Nous l'avions rencontré en 2013, aussi alerte que déterminé. « La retraite, pour quoi faire ? », répondait-il abruptement quand on s'étonnait de le voir encore en activité à 91 ans. « Je n'ai pas l'intention de raccrocher. Et ceux que ça étonne, je leur réponds : «Le vieux, il continue !» » Deux ans plus tard, les problèmes de santé auront ou raison de sa volonté farouche.
Je n'imaginais pas arrêter
Le voilà désormais contraint au repos par un cœur fatigué, lui qui sillonnait le centre Bretagne par tous les temps, de jour comme de nuit. Ses patients venaient de loin le consulter. « Dans certaines familles, j'ai suivi cinq, voire six générations. »
Il avait commencé à exercer alors que les agriculteurs ne bénéficiaient pas encore de l'assurance-maladie. « Il fallait poser un bon diagnostic. On ne faisait pas quantité d'analyses ni de scanners pour savoir de quoi souffrait une personne. » Il pratiquait parfois des accouchements, recousait des jambes tailladées à la tronçonneuse.. Des décennies consacrées à soigner, qui charrient des tonnes de souvenirs. « La médecine, c'était ma vie. Je n'imaginais pas arrêter un jour. »

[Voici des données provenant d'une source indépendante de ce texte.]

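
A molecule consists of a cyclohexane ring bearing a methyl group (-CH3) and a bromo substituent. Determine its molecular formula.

Atom tally by fragment:
  cyclohexane ring core → C:6 H:12
  (− 2 ring H displaced by substituents)
  + CH3 → C:1 H:3
  + Br → Br:1
Element totals:
  C: 7
  H: 13
  Br: 1

C7H13Br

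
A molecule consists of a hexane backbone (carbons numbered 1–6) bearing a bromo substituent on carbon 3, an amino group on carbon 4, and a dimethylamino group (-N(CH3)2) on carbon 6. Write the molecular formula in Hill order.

Atom tally by fragment:
  CH3 → C:1 H:3
  CH2 → C:1 H:2
  CH(Br) → C:1 H:1 Br:1
  CH(NH2) → C:1 H:3 N:1
  CH2 → C:1 H:2
  CH2N(CH3)2 → C:3 H:8 N:1
Element totals:
  C: 8
  H: 19
  Br: 1
  N: 2

C8H19BrN2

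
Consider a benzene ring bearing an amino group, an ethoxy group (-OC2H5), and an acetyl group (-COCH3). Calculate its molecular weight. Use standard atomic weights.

179.22 g/mol

Atom tally by fragment:
  benzene ring core → C:6 H:6
  (− 3 ring H displaced by substituents)
  + NH2 → N:1 H:2
  + OC2H5 → C:2 H:5 O:1
  + COCH3 → C:2 H:3 O:1
Element totals:
  C: 10
  H: 13
  N: 1
  O: 2
Molecular formula: C10H13NO2.
  M = 10(12.011) + 13(1.008) + 14.007 + 2(15.999)
    = 120.110 + 13.104 + 14.007 + 31.998 = 179.219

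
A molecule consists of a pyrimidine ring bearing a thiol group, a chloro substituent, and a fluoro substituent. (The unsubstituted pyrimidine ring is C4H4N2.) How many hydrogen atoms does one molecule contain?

Atom tally by fragment:
  pyrimidine ring core → C:4 H:4 N:2
  (− 3 ring H displaced by substituents)
  + SH → S:1 H:1
  + Cl → Cl:1
  + F → F:1
Element totals:
  C: 4
  H: 2
  Cl: 1
  F: 1
  N: 2
  S: 1

2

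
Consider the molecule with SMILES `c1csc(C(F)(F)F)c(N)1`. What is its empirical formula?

Atom tally by fragment:
  thiophene ring core → C:4 H:4 S:1
  (− 2 ring H displaced by substituents)
  + CF3 → C:1 F:3
  + NH2 → N:1 H:2
Element totals:
  C: 5
  H: 4
  F: 3
  N: 1
  S: 1
Molecular formula: C5H4F3NS.
gcd of subscripts (5, 3, 4, 1, 1) = 1, so the empirical formula equals the molecular formula.

C5H4F3NS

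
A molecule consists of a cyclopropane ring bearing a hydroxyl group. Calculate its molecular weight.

58.08 g/mol

Atom tally by fragment:
  cyclopropane ring core → C:3 H:6
  (− 1 ring H displaced by substituents)
  + OH → O:1 H:1
Element totals:
  C: 3
  H: 6
  O: 1
Molecular formula: C3H6O.
  M = 3(12.011) + 6(1.008) + 15.999
    = 36.033 + 6.048 + 15.999 = 58.080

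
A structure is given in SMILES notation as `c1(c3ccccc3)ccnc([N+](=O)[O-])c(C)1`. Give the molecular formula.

C12H10N2O2

Atom tally by fragment:
  pyridine ring core → C:5 H:5 N:1
  (− 3 ring H displaced by substituents)
  + C6H5 → C:6 H:5
  + NO2 → N:1 O:2
  + CH3 → C:1 H:3
Element totals:
  C: 12
  H: 10
  N: 2
  O: 2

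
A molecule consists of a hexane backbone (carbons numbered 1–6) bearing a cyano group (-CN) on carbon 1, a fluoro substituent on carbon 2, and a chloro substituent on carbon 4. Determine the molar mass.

Atom tally by fragment:
  NCCH2 → C:2 H:2 N:1
  CH(F) → C:1 H:1 F:1
  CH2 → C:1 H:2
  CH(Cl) → C:1 H:1 Cl:1
  CH2 → C:1 H:2
  CH3 → C:1 H:3
Element totals:
  C: 7
  H: 11
  Cl: 1
  F: 1
  N: 1
Molecular formula: C7H11ClFN.
  M = 7(12.011) + 11(1.008) + 35.45 + 18.998 + 14.007
    = 84.077 + 11.088 + 35.450 + 18.998 + 14.007 = 163.620

163.62 g/mol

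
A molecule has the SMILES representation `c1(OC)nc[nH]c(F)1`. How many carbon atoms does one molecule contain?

Atom tally by fragment:
  imidazole ring core → C:3 H:4 N:2
  (− 2 ring H displaced by substituents)
  + OCH3 → C:1 H:3 O:1
  + F → F:1
Element totals:
  C: 4
  H: 5
  F: 1
  N: 2
  O: 1

4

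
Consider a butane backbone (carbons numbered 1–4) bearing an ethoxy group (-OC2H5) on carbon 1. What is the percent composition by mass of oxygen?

Atom tally by fragment:
  C2H5OCH2 → C:3 H:7 O:1
  CH2 → C:1 H:2
  CH2 → C:1 H:2
  CH3 → C:1 H:3
Element totals:
  C: 6
  H: 14
  O: 1
Molecular formula: C6H14O.
Molar mass = 102.177 g/mol.
Mass from O: 1 × 15.999 = 15.999 g/mol.
%O = 15.999 / 102.177 × 100 = 15.66%.

15.66%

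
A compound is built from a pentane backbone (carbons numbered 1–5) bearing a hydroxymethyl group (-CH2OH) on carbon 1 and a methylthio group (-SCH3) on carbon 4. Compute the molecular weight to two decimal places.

148.26 g/mol

Atom tally by fragment:
  HOCH2CH2 → C:2 H:5 O:1
  CH2 → C:1 H:2
  CH2 → C:1 H:2
  CH(SCH3) → C:2 H:4 S:1
  CH3 → C:1 H:3
Element totals:
  C: 7
  H: 16
  O: 1
  S: 1
Molecular formula: C7H16OS.
  M = 7(12.011) + 16(1.008) + 15.999 + 32.06
    = 84.077 + 16.128 + 15.999 + 32.060 = 148.264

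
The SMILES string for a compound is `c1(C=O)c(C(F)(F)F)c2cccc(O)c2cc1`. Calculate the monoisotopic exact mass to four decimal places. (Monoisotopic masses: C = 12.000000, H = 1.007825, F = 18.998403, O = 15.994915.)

Atom tally by fragment:
  naphthalene ring system core → C:10 H:8
  (− 3 ring H displaced by substituents)
  + CHO → C:1 H:1 O:1
  + CF3 → C:1 F:3
  + OH → O:1 H:1
Element totals:
  C: 12
  H: 7
  F: 3
  O: 2
Molecular formula: C12H7F3O2.
  M = 12(12.0) + 7(1.007825) + 3(18.998403) + 2(15.994915)
    = 144.000000 + 7.054775 + 56.995209 + 31.989830 = 240.039814

240.0398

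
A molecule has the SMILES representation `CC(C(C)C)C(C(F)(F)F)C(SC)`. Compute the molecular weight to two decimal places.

Atom tally by fragment:
  CH3 → C:1 H:3
  CH(CH(CH3)2) → C:4 H:8
  CH(CF3) → C:2 H:1 F:3
  CH2SCH3 → C:2 H:5 S:1
Element totals:
  C: 9
  H: 17
  F: 3
  S: 1
Molecular formula: C9H17F3S.
  M = 9(12.011) + 17(1.008) + 3(18.998) + 32.06
    = 108.099 + 17.136 + 56.994 + 32.060 = 214.289

214.29 g/mol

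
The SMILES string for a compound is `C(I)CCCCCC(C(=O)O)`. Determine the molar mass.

270.11 g/mol

Atom tally by fragment:
  ICH2 → C:1 H:2 I:1
  CH2 → C:1 H:2
  CH2 → C:1 H:2
  CH2 → C:1 H:2
  CH2 → C:1 H:2
  CH2 → C:1 H:2
  CH2COOH → C:2 H:3 O:2
Element totals:
  C: 8
  H: 15
  I: 1
  O: 2
Molecular formula: C8H15IO2.
  M = 8(12.011) + 15(1.008) + 126.904 + 2(15.999)
    = 96.088 + 15.120 + 126.904 + 31.998 = 270.110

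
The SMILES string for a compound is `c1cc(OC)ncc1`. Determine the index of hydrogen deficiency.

4

Atom tally by fragment:
  pyridine ring core → C:5 H:5 N:1
  (− 1 ring H displaced by substituents)
  + OCH3 → C:1 H:3 O:1
Element totals:
  C: 6
  H: 7
  N: 1
  O: 1
Molecular formula: C6H7NO.
DoU = (2C + 2 + N − H − X) / 2 = (2·6 + 2 + 1 − 7 − 0) / 2 = 4.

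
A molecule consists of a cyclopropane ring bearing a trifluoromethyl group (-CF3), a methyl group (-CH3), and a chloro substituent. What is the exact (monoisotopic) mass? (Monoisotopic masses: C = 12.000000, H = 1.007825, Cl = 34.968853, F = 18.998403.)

Atom tally by fragment:
  cyclopropane ring core → C:3 H:6
  (− 3 ring H displaced by substituents)
  + CF3 → C:1 F:3
  + CH3 → C:1 H:3
  + Cl → Cl:1
Element totals:
  C: 5
  H: 6
  Cl: 1
  F: 3
Molecular formula: C5H6ClF3.
  M = 5(12.0) + 6(1.007825) + 34.968853 + 3(18.998403)
    = 60.000000 + 6.046950 + 34.968853 + 56.995209 = 158.011012

158.0110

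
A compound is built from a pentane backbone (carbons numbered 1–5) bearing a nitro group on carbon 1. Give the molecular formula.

C5H11NO2

Atom tally by fragment:
  O2NCH2 → C:1 H:2 N:1 O:2
  CH2 → C:1 H:2
  CH2 → C:1 H:2
  CH2 → C:1 H:2
  CH3 → C:1 H:3
Element totals:
  C: 5
  H: 11
  N: 1
  O: 2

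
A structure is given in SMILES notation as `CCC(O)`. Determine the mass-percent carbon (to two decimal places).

59.96%

Atom tally by fragment:
  CH3 → C:1 H:3
  CH2 → C:1 H:2
  CH2OH → C:1 H:3 O:1
Element totals:
  C: 3
  H: 8
  O: 1
Molecular formula: C3H8O.
Molar mass = 60.096 g/mol.
Mass from C: 3 × 12.011 = 36.033 g/mol.
%C = 36.033 / 60.096 × 100 = 59.96%.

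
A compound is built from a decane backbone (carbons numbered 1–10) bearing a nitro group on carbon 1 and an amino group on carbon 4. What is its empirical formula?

Atom tally by fragment:
  O2NCH2 → C:1 H:2 N:1 O:2
  CH2 → C:1 H:2
  CH2 → C:1 H:2
  CH(NH2) → C:1 H:3 N:1
  CH2 → C:1 H:2
  CH2 → C:1 H:2
  CH2 → C:1 H:2
  CH2 → C:1 H:2
  CH2 → C:1 H:2
  CH3 → C:1 H:3
Element totals:
  C: 10
  H: 22
  N: 2
  O: 2
Molecular formula: C10H22N2O2.
gcd of subscripts = 2; dividing each by 2:
  C: 10/2 = 5
  H: 22/2 = 11
  N: 2/2 = 1
  O: 2/2 = 1

C5H11NO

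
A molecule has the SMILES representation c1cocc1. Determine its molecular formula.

C4H4O

Atom tally by fragment:
  furan ring core → C:4 H:4 O:1
Element totals:
  C: 4
  H: 4
  O: 1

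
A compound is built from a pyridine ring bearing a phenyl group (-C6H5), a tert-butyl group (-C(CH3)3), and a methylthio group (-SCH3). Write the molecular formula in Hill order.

Atom tally by fragment:
  pyridine ring core → C:5 H:5 N:1
  (− 3 ring H displaced by substituents)
  + C6H5 → C:6 H:5
  + C(CH3)3 → C:4 H:9
  + SCH3 → C:1 H:3 S:1
Element totals:
  C: 16
  H: 19
  N: 1
  S: 1

C16H19NS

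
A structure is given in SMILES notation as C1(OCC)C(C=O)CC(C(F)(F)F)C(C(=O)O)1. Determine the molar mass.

254.20 g/mol

Atom tally by fragment:
  cyclopentane ring core → C:5 H:10
  (− 4 ring H displaced by substituents)
  + OC2H5 → C:2 H:5 O:1
  + CHO → C:1 H:1 O:1
  + CF3 → C:1 F:3
  + COOH → C:1 H:1 O:2
Element totals:
  C: 10
  H: 13
  F: 3
  O: 4
Molecular formula: C10H13F3O4.
  M = 10(12.011) + 13(1.008) + 3(18.998) + 4(15.999)
    = 120.110 + 13.104 + 56.994 + 63.996 = 254.204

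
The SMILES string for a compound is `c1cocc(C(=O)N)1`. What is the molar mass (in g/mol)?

111.10 g/mol

Atom tally by fragment:
  furan ring core → C:4 H:4 O:1
  (− 1 ring H displaced by substituents)
  + CONH2 → C:1 H:2 O:1 N:1
Element totals:
  C: 5
  H: 5
  N: 1
  O: 2
Molecular formula: C5H5NO2.
  M = 5(12.011) + 5(1.008) + 14.007 + 2(15.999)
    = 60.055 + 5.040 + 14.007 + 31.998 = 111.100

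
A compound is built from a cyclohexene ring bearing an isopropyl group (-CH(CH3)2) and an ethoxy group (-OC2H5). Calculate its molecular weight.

Atom tally by fragment:
  cyclohexene ring core → C:6 H:10
  (− 2 ring H displaced by substituents)
  + CH(CH3)2 → C:3 H:7
  + OC2H5 → C:2 H:5 O:1
Element totals:
  C: 11
  H: 20
  O: 1
Molecular formula: C11H20O.
  M = 11(12.011) + 20(1.008) + 15.999
    = 132.121 + 20.160 + 15.999 = 168.280

168.28 g/mol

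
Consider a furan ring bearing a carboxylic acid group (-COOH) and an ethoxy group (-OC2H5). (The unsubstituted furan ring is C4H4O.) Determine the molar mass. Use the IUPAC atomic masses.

156.14 g/mol

Atom tally by fragment:
  furan ring core → C:4 H:4 O:1
  (− 2 ring H displaced by substituents)
  + COOH → C:1 H:1 O:2
  + OC2H5 → C:2 H:5 O:1
Element totals:
  C: 7
  H: 8
  O: 4
Molecular formula: C7H8O4.
  M = 7(12.011) + 8(1.008) + 4(15.999)
    = 84.077 + 8.064 + 63.996 = 156.137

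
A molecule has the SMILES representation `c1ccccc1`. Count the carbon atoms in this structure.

6

Atom tally by fragment:
  benzene ring core → C:6 H:6
Element totals:
  C: 6
  H: 6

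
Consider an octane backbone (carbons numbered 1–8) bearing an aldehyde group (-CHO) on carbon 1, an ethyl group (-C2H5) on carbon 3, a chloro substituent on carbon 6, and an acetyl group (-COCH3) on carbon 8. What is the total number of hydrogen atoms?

23

Atom tally by fragment:
  OHCCH2 → C:2 H:3 O:1
  CH2 → C:1 H:2
  CH(C2H5) → C:3 H:6
  CH2 → C:1 H:2
  CH2 → C:1 H:2
  CH(Cl) → C:1 H:1 Cl:1
  CH2 → C:1 H:2
  CH2COCH3 → C:3 H:5 O:1
Element totals:
  C: 13
  H: 23
  Cl: 1
  O: 2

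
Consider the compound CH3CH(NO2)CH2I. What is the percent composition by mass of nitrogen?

6.52%

Atom tally by fragment:
  CH3 → C:1 H:3
  CH(NO2) → C:1 H:1 N:1 O:2
  CH2I → C:1 H:2 I:1
Element totals:
  C: 3
  H: 6
  I: 1
  N: 1
  O: 2
Molecular formula: C3H6INO2.
Molar mass = 214.990 g/mol.
Mass from N: 1 × 14.007 = 14.007 g/mol.
%N = 14.007 / 214.990 × 100 = 6.52%.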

Depuis l'annonce de son départ en retraite, des appels téléphoniques et des courriers de sympathie lui arrivent chaque jour. « Je suis désolé d'avoir arrêté répète-t-il, ému aux larmes. Que vont faire mes patients fidèles ? Toutes ces personnes âgées qui habitent seules, en pleine campagne ? Quand j'arrivais chez mes patients, ils mettaient l'eau à chauffer pour le café. Après l'examen, ils sortaient les gâteaux et les crêpes... »
Faux-bond
François Le Men avait pourtant prévu sa relève et le généraliste qui le remplaçait chaque été, depuis cinq ans, devait lui succéder, à partir de février, dans son cabinet du 30, rue de la Gare à Callac. « C'est un homme de 65 ans, qui habite dans l'est de la France. Il connaissait ma clientèle et m'avait dit : je suis très heureux ici, à Callac, et je peux encore faire dix ans. » Mais ce passage de témoin n'a pu finalement se faire. « J'ignore ce qui l'a fait changer d'avis : au dernier moment, il m'a fait faux bond. »
La commune de Callac compte désormais un médecin de moins. Heureusement, un nouveau généraliste s'y est installé, l'an dernier, et les quatre praticiens regroupés dans la maison médicale devraient absorber sans trop de difficultés les patients du Dr Le Men. « Nous sommes, certes, en zone déficitaire mais les besoins médicaux sont couverts, note Lise Bouillot, la maire de Callac. La question se posera au prochain départ en retraite mais, d'ici là, l'augmentation du numerus clausus en fac de médecine devrait avoir un effet positif. »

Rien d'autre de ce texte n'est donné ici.